Marc Trevidic – a former anti-terrorism judge who placed Kermiche under investigation but was not involved in the decision to release him – said in a interview with L’Express that he had struck him as determined and arrogant.
“His case is typical of these individuals desperate to go, but that justice manages to keep here. So they get their revenge by doing jihad in France,” he was quoted as saying.
In his quiet neighborhood of Saint-Etienne-du-Rouvray, local people said he was still openly discussing ways to escape again.
“My son bumped into him in March at a bus stop. He told him he had been pushed back from Turkey but would try again, he was being manipulated,” Sebastien, the father of Kermiche’s former school friend told Reuters at the local grocer.

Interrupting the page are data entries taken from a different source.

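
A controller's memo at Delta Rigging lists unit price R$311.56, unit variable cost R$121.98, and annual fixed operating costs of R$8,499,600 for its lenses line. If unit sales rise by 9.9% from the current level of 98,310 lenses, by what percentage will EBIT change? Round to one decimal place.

+18.2%

Contribution at this volume is 98,310 × R$189.58 = R$18,637,609.80.
Operating income = contribution − fixed costs = R$18,637,609.80 − R$8,499,600 = R$10,138,009.80.
So DOL = total CM / EBIT = R$18,637,609.80 / R$10,138,009.80 = 1.8384.
Operating income changes by 1.8384 × +9.9% = +18.2%.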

“As a kid, he always needed to show off. He was hyperactive, very nervous, he created trouble to get attention,” he said.
Local residents said Kermiche did not come from a dysfunctional family, with a mother who taught in a local high school and a sister who trained as a doctor, adding that the wider Muslim community was well integrated in the area.
At the local mosque, Mohammed Karabila, head of the regional Muslim council, pointed at a small wall separating the mosque from Saint-Etienne’s second church as a demonstration of the harmony between the town’s religious communities. Kermiche, he said, was unknown at the mosque.
“We would have liked him to come to the mosque,” Karabila said. “But today, these kids’ mosque is Google, it’s the Internet.”